TRIBUNNEWS.COM - Kapolsek Mampang Kompol Edy Purwanto menyebut agenda forum diskusi yang digelar oleh Forum Tanah Air (FTA) di Hotel Grand Kemang, Jakarta Selatan, tidak berizin.
Namun, pakar hukum tata negara Refly Harun menilai acara diskusi yang dihadirinya itu tidak memerlukan izin.
Pasalnya, agenda yang diselenggarakan oleh FTA itu hanya sebuah kegiatan diskusi biasa sehingga berbeda dengan aksi unjuk rasa yang biasanya dilakukan di luar ruangan.
"Dalam konteks undang-undang dan konstitusi, ini (forum diskusi di Kemang) hal yang sangat legal dan tidak perlu pemberitahuan, karena dilakukan di ruang tertutup, bukan unjuk rasa di luar (ruangan) yang mengumpulkan massa," ungkap Refly dalam program Kompas Petang di Kompas TV, Minggu (29/9/2024).
Diskusi FTA itu, kata Refly, merupakan ajang silaturahmi para aktivis dan tokoh nasional.
Bahkan, acara tersebut hanya dihadiri sekitar 20 aktivis dan tokoh nasional, serta tidak ada narasumbernya.
"Jadi bersilaturahmi, semua orang bisa mengemukakan sesuatu.

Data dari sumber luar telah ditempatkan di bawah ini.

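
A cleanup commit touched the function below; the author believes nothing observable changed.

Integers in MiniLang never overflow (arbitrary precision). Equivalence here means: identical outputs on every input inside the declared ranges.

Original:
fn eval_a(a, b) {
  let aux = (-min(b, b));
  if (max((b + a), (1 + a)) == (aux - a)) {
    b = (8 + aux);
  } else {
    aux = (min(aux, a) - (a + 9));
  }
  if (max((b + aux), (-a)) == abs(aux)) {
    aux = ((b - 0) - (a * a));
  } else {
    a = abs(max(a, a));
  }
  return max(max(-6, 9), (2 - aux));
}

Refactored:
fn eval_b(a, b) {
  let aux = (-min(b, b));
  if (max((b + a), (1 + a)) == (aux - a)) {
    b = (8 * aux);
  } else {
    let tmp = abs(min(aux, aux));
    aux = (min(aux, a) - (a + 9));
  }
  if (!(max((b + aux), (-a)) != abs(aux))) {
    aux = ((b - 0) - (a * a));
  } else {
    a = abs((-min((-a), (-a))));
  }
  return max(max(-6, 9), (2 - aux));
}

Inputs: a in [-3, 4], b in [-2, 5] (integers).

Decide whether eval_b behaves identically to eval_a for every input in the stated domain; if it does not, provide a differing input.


At a=-3, b=3: eval_a gives 9, eval_b gives 35.
verdict: not equivalent; witness: a=-3, b=3


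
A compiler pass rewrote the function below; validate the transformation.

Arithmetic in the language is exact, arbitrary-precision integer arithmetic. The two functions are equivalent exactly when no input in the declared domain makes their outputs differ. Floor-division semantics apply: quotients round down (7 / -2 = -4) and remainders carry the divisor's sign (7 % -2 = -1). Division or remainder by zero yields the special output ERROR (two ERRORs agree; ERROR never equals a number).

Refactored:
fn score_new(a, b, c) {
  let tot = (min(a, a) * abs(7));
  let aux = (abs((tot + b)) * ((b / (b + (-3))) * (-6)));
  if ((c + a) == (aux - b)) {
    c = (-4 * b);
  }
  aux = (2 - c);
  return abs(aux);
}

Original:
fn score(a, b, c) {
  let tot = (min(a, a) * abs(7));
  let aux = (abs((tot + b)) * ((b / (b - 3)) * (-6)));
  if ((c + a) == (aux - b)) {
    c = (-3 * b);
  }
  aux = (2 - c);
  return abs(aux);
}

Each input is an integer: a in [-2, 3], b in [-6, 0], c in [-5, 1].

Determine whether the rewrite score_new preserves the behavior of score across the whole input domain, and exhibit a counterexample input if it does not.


Consider the input a=0, b=-1, c=1.
score: tot = 0; aux = 0; ((c + a) == (aux - b)) -> true; c = 3; aux = -1; return 1
score_new: tot = 0; aux = 0; ((c + a) == (aux - b)) -> true; c = 4; aux = -2; return 2
1 vs 2 — the two versions disagree here.
verdict: not equivalent; witness: a=0, b=-1, c=1


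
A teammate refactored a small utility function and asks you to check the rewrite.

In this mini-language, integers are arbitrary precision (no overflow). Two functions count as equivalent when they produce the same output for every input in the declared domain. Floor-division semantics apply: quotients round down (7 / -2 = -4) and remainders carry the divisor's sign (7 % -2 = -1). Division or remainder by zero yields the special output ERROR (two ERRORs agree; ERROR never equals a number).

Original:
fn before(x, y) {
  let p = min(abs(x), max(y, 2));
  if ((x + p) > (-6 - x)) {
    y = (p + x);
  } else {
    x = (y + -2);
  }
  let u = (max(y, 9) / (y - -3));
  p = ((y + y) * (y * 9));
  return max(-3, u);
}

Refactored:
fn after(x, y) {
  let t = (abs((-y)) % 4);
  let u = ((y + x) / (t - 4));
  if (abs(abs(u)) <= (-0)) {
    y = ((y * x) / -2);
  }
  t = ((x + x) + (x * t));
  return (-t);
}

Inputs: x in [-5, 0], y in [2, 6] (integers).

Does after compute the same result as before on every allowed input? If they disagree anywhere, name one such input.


Try x=-5, y=2.
before: p becomes 2; next ((x + p) > (-6 - x)) evaluates to false; next x becomes 0; next u becomes 1; next p becomes 72; next final value 1
after: t becomes 2; next u becomes 1; next (abs(abs(u)) <= (-0)) evaluates to false; next t becomes -20; next final value 20
1 and 20 differ, so these are not the same function on this domain.
verdict: not equivalent; witness: x=-5, y=2


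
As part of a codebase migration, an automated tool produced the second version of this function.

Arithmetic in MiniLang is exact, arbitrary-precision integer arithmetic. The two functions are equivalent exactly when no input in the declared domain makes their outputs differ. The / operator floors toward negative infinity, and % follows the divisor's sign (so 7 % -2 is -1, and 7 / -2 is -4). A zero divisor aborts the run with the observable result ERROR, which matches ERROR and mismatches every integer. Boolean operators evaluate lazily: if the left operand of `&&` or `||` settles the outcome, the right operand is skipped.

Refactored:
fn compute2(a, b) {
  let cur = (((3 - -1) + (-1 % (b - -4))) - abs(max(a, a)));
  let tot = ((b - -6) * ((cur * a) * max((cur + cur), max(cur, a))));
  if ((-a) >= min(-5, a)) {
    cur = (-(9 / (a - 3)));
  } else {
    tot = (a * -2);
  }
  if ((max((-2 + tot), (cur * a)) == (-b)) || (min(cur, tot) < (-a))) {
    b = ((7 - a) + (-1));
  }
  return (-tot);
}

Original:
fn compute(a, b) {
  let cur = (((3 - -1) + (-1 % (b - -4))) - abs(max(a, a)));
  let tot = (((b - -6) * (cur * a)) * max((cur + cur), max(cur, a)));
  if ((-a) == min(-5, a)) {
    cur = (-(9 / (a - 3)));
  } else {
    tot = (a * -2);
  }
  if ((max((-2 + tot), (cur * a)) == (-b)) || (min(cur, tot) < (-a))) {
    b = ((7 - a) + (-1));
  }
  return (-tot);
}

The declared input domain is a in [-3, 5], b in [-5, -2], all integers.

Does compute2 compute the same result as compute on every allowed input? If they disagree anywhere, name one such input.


Take a=-3, b=-5.
compute: cur = 1; tot = -6; ((-a) == min(-5, a)) -> false; tot = 6; ((max((-2 + tot), (cur * a)) == (-b)) || (min(cur, tot) < (-a))) -> true; b = 9; return -6
compute2: cur = 1; tot = -6; ((-a) >= min(-5, a)) -> true; cur = 2; ((max((-2 + tot), (cur * a)) == (-b)) || (min(cur, tot) < (-a))) -> true; b = 9; return 6
-6 and 6 differ, so these are not the same function on this domain.
verdict: not equivalent; witness: a=-3, b=-5


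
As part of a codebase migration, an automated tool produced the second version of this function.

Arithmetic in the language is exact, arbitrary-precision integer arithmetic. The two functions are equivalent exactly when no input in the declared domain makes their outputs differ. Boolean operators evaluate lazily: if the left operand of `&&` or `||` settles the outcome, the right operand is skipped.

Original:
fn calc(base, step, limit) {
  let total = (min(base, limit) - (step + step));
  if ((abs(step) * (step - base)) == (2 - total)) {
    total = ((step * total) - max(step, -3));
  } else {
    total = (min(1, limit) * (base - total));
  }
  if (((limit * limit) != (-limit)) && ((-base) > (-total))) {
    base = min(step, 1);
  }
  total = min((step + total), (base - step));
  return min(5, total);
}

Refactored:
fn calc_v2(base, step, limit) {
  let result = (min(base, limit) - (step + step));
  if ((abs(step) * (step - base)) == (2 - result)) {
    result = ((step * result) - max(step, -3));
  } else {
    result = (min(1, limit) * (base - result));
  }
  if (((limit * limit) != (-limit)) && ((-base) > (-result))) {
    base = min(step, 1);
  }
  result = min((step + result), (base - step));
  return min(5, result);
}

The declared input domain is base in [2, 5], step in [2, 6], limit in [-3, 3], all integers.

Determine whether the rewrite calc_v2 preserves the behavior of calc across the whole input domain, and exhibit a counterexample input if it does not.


Changes here: local variable names differ; the full 140-point sweep finds no disagreement.
verdict: equivalent


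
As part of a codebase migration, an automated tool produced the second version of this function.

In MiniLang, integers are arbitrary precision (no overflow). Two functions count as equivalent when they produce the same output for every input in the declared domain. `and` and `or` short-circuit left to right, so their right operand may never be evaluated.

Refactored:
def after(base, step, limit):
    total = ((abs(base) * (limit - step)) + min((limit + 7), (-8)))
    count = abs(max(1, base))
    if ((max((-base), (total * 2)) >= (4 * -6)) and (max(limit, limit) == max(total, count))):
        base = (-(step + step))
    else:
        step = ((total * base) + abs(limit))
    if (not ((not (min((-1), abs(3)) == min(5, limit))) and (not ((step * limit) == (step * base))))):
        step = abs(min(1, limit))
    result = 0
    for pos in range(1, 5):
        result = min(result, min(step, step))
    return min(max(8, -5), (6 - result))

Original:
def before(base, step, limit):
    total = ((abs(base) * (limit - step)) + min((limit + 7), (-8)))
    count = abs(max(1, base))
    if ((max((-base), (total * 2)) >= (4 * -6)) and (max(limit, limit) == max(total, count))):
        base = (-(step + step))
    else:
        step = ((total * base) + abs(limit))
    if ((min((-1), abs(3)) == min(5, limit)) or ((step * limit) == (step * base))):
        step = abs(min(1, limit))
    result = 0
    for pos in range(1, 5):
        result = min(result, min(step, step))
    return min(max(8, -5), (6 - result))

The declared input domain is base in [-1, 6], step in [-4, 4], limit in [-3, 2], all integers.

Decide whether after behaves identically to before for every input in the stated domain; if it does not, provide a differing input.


The two are interchangeable: boolean connective usage differs, and every declared input agrees.
As a probe, take base=6, step=-1, limit=0: before runs total := -2 | count := 6 | ((max((-base), (total * 2)) >= (4 * -6)) and (max(limit, limit) == max(total, count))): false | step := -12 | ((min((-1), abs(3)) == min(5, limit)) or ((step * limit) == (step * base))): false | result := 0 | iter pos=1: | result := -12 | iter pos=2: | result := -12 | iter pos=3: | result := -12 | iter pos=4: | result := -12 | result 8; after runs total := -2 | count := 6 | ((max((-base), (total * 2)) >= (4 * -6)) and (max(limit, limit) == max(total, count))): false | step := -12 | (not ((not (min((-1), abs(3)) == min(5, limit))) and (not ((step * limit) == (step * base))))): false | result := 0 | iter pos=1: | result := -12 | iter pos=2: | result := -12 | iter pos=3: | result := -12 | iter pos=4: | result := -12 | result 8; both end at 8.
Across all 432 domain points the two functions coincide.
verdict: equivalent


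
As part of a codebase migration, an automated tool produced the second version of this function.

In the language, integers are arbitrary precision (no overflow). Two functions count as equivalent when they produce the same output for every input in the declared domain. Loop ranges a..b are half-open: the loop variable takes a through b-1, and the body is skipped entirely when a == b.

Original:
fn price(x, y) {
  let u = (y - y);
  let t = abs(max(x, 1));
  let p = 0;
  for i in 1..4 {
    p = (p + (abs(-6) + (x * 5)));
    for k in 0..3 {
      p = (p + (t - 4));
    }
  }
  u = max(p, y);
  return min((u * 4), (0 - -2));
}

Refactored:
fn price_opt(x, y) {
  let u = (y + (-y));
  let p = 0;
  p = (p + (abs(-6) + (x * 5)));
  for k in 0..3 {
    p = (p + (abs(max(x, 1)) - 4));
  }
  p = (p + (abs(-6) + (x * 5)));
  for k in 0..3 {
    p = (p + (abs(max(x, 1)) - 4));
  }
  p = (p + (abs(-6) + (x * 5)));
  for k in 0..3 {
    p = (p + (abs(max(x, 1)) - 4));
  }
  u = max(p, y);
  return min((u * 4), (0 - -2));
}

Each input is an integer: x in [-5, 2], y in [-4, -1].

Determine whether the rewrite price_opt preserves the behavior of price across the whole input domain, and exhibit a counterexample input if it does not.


Differences: local variable names differ, statement counts differ, arithmetic usage differs, min/max/abs usage differs, loop structure differs, constant usage differs — yet all 32 inputs agree.
verdict: equivalent


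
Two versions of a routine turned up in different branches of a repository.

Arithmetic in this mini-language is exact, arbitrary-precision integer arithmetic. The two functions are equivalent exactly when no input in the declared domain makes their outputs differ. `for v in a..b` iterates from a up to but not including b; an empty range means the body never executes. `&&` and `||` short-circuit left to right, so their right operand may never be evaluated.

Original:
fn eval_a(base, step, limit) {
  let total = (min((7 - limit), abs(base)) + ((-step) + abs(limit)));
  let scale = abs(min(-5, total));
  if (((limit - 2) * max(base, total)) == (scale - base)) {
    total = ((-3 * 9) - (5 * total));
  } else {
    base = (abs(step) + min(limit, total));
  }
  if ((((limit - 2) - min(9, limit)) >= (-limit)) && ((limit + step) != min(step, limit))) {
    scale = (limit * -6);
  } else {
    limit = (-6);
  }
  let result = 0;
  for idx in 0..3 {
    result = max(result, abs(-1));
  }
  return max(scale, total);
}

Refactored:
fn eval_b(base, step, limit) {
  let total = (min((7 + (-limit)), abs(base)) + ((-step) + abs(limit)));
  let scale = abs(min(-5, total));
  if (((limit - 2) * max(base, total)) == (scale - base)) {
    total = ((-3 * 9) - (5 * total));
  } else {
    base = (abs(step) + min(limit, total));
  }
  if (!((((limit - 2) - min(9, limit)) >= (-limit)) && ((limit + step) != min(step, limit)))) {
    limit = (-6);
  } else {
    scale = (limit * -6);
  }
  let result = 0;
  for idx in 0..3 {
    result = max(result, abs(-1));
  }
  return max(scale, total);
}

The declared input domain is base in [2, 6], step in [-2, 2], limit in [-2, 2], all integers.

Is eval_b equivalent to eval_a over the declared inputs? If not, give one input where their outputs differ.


Although arithmetic usage differs, boolean connective usage differs, 125/125 inputs agree.
verdict: equivalent


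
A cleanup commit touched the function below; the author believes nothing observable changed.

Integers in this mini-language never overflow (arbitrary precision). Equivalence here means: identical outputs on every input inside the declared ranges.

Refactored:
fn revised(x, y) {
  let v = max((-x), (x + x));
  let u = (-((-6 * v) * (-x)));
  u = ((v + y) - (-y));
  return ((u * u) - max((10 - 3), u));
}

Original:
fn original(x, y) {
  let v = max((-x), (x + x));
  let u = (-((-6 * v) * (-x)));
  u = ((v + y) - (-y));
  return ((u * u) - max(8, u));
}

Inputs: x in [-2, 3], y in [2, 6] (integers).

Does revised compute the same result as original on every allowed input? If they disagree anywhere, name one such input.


Input x=-2, y=2: 28 from original versus 29 from revised.
verdict: not equivalent; witness: x=-2, y=2


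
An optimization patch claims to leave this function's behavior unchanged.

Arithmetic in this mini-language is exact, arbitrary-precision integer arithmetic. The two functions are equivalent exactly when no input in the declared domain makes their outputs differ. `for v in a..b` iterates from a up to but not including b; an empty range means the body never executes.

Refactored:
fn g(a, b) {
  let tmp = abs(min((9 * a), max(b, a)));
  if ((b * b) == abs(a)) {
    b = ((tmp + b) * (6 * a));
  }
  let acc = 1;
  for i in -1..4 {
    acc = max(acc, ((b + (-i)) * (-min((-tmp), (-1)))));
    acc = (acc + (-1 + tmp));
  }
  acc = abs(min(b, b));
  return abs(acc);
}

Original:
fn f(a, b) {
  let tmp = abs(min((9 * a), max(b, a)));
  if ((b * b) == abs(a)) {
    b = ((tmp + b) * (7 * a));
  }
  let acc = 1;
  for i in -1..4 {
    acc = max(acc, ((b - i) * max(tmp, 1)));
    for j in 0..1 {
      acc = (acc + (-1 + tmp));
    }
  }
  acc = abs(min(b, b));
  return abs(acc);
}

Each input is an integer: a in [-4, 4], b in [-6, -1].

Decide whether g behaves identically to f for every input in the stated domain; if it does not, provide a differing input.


Consider the input a=-4, b=-2.
f: tmp := 36 | ((b * b) == abs(a)): true | b := -952 | acc := 1 | iter i=-1: | acc := 1 | iter j=0: | acc := 36 | iter i=0: | acc := 36 | iter j=0: | acc := 71 | iter i=1: | acc := 71 | iter j=0: | acc := 106 | iter i=2: | acc := 106 | iter j=0: | acc := 141 | iter i=3: | acc := 141 | iter j=0: | acc := 176 | acc := 952 | result 952
g: tmp := 36 | ((b * b) == abs(a)): true | b := -816 | acc := 1 | iter i=-1: | acc := 1 | acc := 36 | iter i=0: | acc := 36 | acc := 71 | iter i=1: | acc := 71 | acc := 106 | iter i=2: | acc := 106 | acc := 141 | iter i=3: | acc := 141 | acc := 176 | acc := 816 | result 816
952 != 816, so the rewrite changes behavior.
verdict: not equivalent; witness: a=-4, b=-2


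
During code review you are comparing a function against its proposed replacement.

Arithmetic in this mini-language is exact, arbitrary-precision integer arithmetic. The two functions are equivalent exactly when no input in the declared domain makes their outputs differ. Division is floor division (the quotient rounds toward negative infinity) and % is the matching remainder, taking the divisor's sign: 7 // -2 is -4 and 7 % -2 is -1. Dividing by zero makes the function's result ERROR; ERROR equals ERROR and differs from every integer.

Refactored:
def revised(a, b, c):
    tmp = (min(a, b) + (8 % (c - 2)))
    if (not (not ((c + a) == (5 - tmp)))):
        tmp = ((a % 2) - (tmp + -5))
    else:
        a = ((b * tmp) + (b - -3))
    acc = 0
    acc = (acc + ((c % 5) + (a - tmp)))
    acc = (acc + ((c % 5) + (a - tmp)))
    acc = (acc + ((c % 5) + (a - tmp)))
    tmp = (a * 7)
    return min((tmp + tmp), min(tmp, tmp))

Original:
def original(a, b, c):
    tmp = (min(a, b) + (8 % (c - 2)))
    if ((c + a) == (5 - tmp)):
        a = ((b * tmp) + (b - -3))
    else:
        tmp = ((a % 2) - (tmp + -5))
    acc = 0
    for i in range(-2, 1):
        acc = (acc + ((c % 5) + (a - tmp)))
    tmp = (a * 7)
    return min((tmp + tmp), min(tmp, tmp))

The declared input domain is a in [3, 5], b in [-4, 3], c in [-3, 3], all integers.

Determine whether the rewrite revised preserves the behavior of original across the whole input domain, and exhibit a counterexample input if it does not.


Not equivalent: a=3, b=-4, c=-3 separates them (21 vs 161).
original: tmp := -6 | ((c + a) == (5 - tmp)): false | tmp := 12 | acc := 0 | iter i=-2: | acc := -7 | iter i=-1: | acc := -14 | iter i=0: | acc := -21 | tmp := 21 | result 21
revised: tmp := -6 | (not (not ((c + a) == (5 - tmp)))): false | a := 23 | acc := 0 | acc := 31 | acc := 62 | acc := 93 | tmp := 161 | result 161
verdict: not equivalent; witness: a=3, b=-4, c=-3


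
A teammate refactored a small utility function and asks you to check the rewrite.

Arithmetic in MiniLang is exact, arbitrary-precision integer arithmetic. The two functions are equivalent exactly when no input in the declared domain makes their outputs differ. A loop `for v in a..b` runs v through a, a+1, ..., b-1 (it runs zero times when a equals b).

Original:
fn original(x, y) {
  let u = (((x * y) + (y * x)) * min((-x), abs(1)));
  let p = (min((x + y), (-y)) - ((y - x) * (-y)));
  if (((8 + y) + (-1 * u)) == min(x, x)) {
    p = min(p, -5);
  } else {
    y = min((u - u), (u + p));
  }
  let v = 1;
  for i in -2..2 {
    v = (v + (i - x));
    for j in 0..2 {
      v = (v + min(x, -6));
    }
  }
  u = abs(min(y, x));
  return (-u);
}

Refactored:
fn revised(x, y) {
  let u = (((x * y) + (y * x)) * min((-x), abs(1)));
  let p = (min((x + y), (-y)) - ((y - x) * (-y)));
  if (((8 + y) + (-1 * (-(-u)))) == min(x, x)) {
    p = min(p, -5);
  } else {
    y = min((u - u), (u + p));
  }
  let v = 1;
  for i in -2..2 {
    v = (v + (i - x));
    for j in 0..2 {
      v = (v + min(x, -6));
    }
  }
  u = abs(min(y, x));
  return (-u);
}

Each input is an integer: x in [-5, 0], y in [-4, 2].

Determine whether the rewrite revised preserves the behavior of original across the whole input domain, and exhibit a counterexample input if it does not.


Equivalent — the differences include same computation, different form, yet no declared input distinguishes the two.
Spot check at x=-2, y=-1 — original: u := 4 | p := -4 | (((8 + y) + (-1 * u)) == min(x, x)): false | y := 0 | v := 1 | iter i=-2: | v := 1 | iter j=0: | v := -5 | iter j=1: | v := -11 | iter i=-1: | v := -10 | iter j=0: | v := -16 | iter j=1: | v := -22 | iter i=0: | v := -20 | iter j=0: | v := -26 | iter j=1: | v := -32 | iter i=1: | v := -29 | iter j=0: | v := -35 | iter j=1: | v := -41 | u := 2 | result -2. revised: u := 4 | p := -4 | (((8 + y) + (-1 * (-(-u)))) == min(x, x)): false | y := 0 | v := 1 | iter i=-2: | v := 1 | iter j=0: | v := -5 | iter j=1: | v := -11 | iter i=-1: | v := -10 | iter j=0: | v := -16 | iter j=1: | v := -22 | iter i=0: | v := -20 | iter j=0: | v := -26 | iter j=1: | v := -32 | iter i=1: | v := -29 | iter j=0: | v := -35 | iter j=1: | v := -41 | u := 2 | result -2. Both give -2.
An exhaustive pass over the 42 declared inputs shows identical outputs.
verdict: equivalent


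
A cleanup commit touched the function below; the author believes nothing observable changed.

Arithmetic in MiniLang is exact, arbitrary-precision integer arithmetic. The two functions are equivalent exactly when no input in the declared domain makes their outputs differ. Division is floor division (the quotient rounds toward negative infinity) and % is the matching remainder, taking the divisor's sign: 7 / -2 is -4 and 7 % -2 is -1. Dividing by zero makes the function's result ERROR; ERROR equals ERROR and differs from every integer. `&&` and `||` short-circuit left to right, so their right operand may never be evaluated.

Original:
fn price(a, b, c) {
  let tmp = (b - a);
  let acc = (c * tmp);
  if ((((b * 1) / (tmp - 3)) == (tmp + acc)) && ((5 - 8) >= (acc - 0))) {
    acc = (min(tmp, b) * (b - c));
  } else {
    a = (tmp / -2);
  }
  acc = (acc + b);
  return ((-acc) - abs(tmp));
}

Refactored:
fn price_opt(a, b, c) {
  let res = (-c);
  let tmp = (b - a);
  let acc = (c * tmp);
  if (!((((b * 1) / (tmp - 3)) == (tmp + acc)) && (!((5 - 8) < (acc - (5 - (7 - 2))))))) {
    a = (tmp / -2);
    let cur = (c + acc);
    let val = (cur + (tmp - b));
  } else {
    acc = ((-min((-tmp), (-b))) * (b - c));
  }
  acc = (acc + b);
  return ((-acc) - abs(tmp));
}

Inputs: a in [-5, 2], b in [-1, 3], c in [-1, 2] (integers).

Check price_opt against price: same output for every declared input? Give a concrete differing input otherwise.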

Seperti orang berkumpul saja untuk menggagas sesuatu, pikiran, berdiskusi, dan lain sebagainya," tutur Refly.
Selain Refly, tokoh lainnya yang hadir adalah mantan Sekretaris BUMN Said Didu dan mantan Komandan Jenderal Komando Pasukan Khusus (Kopassus) Mayjen Soenarko.
Agenda diskusi tersebut membahas evaluasi pemerintahan Presiden Joko Widodo (Jokowi) serta harapan pemerintahan ke depan.
Belakangan, polisi telah menangkap lima orang yang terlibat pembubaran diskusi tersebut, yakni FEK, GW, JJ, LW, dan MDM.
Kompolnas Minta Polisi Usut Tuntas
Komisi Kepolisian Nasional (Kompolnas) meminta polisi mengusut tuntas kasus pembubaran paksa diskusi di Kemang tersebut.
Baca juga: Kompolnas Heran, setelah 26 Tahun Reformasi Masih Ada Pembubaran Diskusi: Polisi Harus Usut Tuntas
Komisioner Kompolnas, Poengky Indarti, mengatakan aksi pembubaran itu merupakan pelanggaran terhadap kebebasan berkumpul, berekspresi, dan mengemukakan pendapat.
“Sangat mengejutkan setelah 26 tahun Reformasi, ternyata masih dijumpai kelompok seperti ini di Indonesia."
"Aparat Kepolisian harus mengusut tuntas kasus ini,” kata Poengky saat dikonfirmasi, Senin (30/9/2024).